PNC27

PNC27 is presented here as a laboratory catalogue entry for research environments that need clear identification, labelled variants, and direct access to supporting records. The current listing includes 2 labelled variants: 5mg and 10mg. That structure keeps the page useful as both a procurement reference and an indexable resource covering stock visibility, pricing context, and documentation.

Within the wider Au Peptide Labs catalogue, PNC27 sits alongside Retatrutide, Tesamorelin, and Ipamorelin. Researchers often review neighbouring compounds before selecting a comparator or deciding which sequence belongs in a screening panel.

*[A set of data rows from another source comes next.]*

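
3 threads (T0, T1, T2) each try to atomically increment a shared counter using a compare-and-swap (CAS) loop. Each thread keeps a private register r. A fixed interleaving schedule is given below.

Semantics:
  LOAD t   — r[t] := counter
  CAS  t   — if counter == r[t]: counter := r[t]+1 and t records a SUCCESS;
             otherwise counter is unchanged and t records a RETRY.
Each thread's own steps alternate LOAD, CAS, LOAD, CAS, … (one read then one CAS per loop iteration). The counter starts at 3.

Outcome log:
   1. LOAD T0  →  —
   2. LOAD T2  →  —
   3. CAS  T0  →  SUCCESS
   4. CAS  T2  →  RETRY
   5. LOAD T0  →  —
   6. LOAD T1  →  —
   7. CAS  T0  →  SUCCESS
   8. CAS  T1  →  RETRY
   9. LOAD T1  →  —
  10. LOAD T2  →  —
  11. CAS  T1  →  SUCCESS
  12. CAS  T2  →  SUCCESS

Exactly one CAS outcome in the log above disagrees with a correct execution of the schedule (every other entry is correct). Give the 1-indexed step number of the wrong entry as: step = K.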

Keeping those internal paths close to the product page improves traceability and helps laboratory buyers compare materials without relying on vague or consumer-style copy.

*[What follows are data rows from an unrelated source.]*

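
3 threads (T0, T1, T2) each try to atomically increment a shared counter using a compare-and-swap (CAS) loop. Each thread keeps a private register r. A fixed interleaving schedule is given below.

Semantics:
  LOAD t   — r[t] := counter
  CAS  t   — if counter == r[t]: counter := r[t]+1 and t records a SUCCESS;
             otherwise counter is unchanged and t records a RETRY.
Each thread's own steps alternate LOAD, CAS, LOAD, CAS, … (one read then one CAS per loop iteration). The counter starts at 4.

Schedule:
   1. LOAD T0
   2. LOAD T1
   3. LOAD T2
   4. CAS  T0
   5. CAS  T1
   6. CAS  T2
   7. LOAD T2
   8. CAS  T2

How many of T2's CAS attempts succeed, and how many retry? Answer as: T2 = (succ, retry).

T2 = (1, 1)

#1 T0 reads 4
#2 T1 reads 4
#3 T2 reads 4
#4 T0 CAS(4→5) writes; counter now 5
#5 T1 CAS(4→5) fails; counter now 5
#6 T2 CAS(4→5) fails; counter now 5
#7 T2 reads 5
#8 T2 CAS(5→6) writes; counter now 6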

In research literature, PNC27 is generally treated as a 32-amino acid p53-MDM2 binding domain peptide fused to an HDM-2 penetratin sequence, studied for selective pore formation in cancer cell membranes in in vitro tumour cell model assays. PNC27 is constructed by fusing residues 12–26 of the p53 transactivation domain — which binds the hydrophobic cleft of MDM2 — with a penetratin-derived membrane-active sequence. The design premise is that MDM2 overexpressed on the surface of cancer cells (but not normal cells) acts as the receptor that tethers PNC27, after which the membrane-active domain inserts into the lipid bilayer and forms a pore. This leads to selective necrotic-like cell death in MDM2-overexpressing cancer cell lines in vitro, without equivalent toxicity in MDM2-low normal cell controls. This mechanism is mechanistically distinct from canonical p53 pathway restoration approaches and positions PNC27 as a tool for studying MDM2 cell-surface expression in tumour biology models.

Research panels typically pair PNC27 with MDM2-knockdown controls, MDM2-overexpressing transfectants, and p53-null cell lines to rigorously test the MDM2-surface-expression hypothesis. Its dual mechanism (MDM2 binding + membrane disruption) also makes it an informative comparator against pure MDM2 antagonists (nutlin-3a) in pathway dissection assays. For laboratory teams, the practical emphasis is usually on sequence identity, receptor or pathway relevance where documented, and whether PNC27 behaves consistently across stability, purity, and analytical verification workflows. Variant labels on this page support clearer internal referencing when multiple labelled variants are under review.

If a product-specific file is not attached to this listing, the wider COA library remains the correct reference point for current published documentation. The COA section is useful for confirming how the product is labelled in the catalogue, whether purity information has been published, and whether the laboratory record for the material is complete before bench use.

When teams compare PNC27 with Retatrutide, Tesamorelin, and Ipamorelin, COA access also helps keep comparator decisions grounded in documented material identity rather than assumption. That is especially important for research pages that combine pricing, variant selection, and analytical records on a single URL.